Wall Street’s money pros are more bullish on the stock market now than they were before the plunge in August.
Last weekend, Barron’s magazine published the findings of its biannual “Big Money” investor survey. 55% of respondents said they were either “bullish” or “very bullish,” which is up from 45% who responded similarly for the Spring survey.
According to Barron’s, investors are betting that the drop was just a correction, and the bull market will be driven higher by gains in the US economy and corporate profits.
The survey was sent out mid-September and had responses from 138 money managers.

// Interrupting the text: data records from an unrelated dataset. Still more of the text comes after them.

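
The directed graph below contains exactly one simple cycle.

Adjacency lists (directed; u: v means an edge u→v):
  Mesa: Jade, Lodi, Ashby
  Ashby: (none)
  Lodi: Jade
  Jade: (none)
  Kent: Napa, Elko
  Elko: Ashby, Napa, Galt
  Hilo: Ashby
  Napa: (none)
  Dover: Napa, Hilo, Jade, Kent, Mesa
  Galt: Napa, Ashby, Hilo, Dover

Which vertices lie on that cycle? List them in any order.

DFS with gray/black marking from Dover:
Dover gray
  Napa gray
  Napa black
  Hilo gray
    Ashby gray
    Ashby black
  Hilo black
  Jade gray
  Jade black
  Kent gray
    Kent→Napa: Napa black — skip
    Elko gray
      Elko→Ashby: Ashby black — skip
      Elko→Napa: Napa black — skip
      Galt gray
        Galt→Napa: Napa black — skip
        Galt→Ashby: Ashby black — skip
        Galt→Hilo: Hilo black — skip
        Galt→Dover: Dover is gray → back edge
Back edge closes the cycle Dover → Kent → Elko → Galt → Dover; its vertices are {Elko, Galt, Kent, Dover}.

Elko, Galt, Kent, Dover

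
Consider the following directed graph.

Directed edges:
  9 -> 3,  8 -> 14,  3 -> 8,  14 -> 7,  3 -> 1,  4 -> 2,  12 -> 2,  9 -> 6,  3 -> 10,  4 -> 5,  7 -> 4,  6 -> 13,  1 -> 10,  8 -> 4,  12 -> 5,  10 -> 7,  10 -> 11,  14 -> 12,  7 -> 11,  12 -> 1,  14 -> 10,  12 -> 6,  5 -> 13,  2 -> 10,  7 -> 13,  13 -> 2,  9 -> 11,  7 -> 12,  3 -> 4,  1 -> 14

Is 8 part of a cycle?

8 lies on a cycle iff there is a path from 8 back to itself.
Exploring from 8, it never reaches itself; equivalently, its strongly connected component is a singleton.

No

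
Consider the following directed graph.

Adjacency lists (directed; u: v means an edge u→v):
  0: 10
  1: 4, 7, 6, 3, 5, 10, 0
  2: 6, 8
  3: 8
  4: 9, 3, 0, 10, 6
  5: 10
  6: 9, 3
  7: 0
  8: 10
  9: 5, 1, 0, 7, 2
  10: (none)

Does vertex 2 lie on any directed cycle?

2 is on a cycle iff 2 can reach itself via ≥1 edge.
2 → 6 → 9 → 2 — yes.

Yes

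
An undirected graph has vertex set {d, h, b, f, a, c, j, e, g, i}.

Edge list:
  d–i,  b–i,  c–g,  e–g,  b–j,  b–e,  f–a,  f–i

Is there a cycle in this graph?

DFS, tracking each vertex's parent; an edge to a visited non-parent vertex closes a cycle.
Start from c:
visit c (parent –)
  visit g (parent c)
    visit e (parent g)
      e–g: parent, skip
      visit b (parent e)
        b–e: parent, skip
        visit i (parent b)
          visit f (parent i)
            f–i: parent, skip
            visit a (parent f)
              a–f: parent, skip
          visit d (parent i)
            d–i: parent, skip
          i–b: parent, skip
        visit j (parent b)
          j–b: parent, skip
    g–c: parent, skip
visit h (parent –)
No non-parent visited neighbor found — the graph is a forest.

No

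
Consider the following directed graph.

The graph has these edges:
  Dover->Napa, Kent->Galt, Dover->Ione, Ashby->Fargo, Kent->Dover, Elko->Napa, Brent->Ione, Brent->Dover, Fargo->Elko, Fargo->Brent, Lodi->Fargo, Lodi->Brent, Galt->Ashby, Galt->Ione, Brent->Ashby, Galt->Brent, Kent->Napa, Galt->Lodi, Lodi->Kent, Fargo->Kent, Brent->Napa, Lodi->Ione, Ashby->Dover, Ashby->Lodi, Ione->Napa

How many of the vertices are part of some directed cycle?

6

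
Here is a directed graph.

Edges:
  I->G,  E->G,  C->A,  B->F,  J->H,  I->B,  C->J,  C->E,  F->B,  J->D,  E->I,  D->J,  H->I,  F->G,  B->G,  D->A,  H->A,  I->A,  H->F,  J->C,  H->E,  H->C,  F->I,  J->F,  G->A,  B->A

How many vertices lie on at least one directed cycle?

A vertex is on a directed cycle iff it belongs to a strongly connected component of size ≥ 2 (or has a self-loop).
The vertices on cycles are {B, C, D, F, H, I, J} — 7 in total.

7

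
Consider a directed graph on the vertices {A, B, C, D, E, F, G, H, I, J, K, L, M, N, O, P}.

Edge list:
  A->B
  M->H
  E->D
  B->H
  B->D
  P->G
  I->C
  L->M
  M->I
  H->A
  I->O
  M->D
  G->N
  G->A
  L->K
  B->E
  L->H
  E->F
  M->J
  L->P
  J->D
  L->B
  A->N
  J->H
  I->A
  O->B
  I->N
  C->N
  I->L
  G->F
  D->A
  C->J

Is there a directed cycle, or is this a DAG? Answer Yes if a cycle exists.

DFS with white/gray/black marking, starting from K:
K gray
K black
A gray
  B gray
    E gray
      D gray
        D→A: A is gray → back edge
Back edge found, so a cycle exists: A → B → E → D → A.

Yes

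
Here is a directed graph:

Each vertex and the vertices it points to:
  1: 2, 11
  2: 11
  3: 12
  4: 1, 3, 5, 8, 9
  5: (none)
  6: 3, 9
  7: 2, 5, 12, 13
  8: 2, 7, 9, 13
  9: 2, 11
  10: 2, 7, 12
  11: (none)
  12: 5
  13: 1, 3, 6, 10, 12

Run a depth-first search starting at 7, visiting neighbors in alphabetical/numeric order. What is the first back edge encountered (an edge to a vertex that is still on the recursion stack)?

10→7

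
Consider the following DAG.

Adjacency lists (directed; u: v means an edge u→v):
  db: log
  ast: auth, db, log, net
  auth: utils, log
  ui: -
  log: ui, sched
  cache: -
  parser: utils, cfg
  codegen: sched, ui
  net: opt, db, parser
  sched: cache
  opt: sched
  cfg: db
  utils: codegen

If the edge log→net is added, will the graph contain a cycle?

Yes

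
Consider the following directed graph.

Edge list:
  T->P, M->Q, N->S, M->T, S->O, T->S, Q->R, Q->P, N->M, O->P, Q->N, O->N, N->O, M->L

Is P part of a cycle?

No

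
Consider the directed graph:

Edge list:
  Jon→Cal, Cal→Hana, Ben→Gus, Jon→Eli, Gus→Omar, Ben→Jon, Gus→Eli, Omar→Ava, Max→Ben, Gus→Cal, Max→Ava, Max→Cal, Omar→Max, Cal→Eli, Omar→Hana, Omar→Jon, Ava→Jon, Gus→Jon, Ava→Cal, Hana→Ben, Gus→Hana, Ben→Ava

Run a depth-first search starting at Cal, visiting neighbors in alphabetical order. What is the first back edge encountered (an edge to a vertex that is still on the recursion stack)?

Ava→Cal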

Based on the mean, the respondents forecast the Dow would rise 4% through the middle of next year from current levels, a gain to 17,965. They saw the S&P 500 up 6% from current levels by next June, to 2,147, and the Nasdaq up 7%.
Only 2% of respondents had a “very bearish” investment outlook, the same as those who were “very bullish”. The majority (53%) said they were “bullish”.
And in a simple thumbs-up-or-thumbs-down question, Apple, Amazon, Facebook, and Bank of America were among stocks approved of, while Netflix and Tesla weren’t favourites.
Money managers did not expect an interest rate hike to come soon or to halt the bull market when it eventually does. And most of them thought the Fed should have raised rates in September.
And as a quick footnote, some people view Barron’s cover as a contrarian indicator for the market.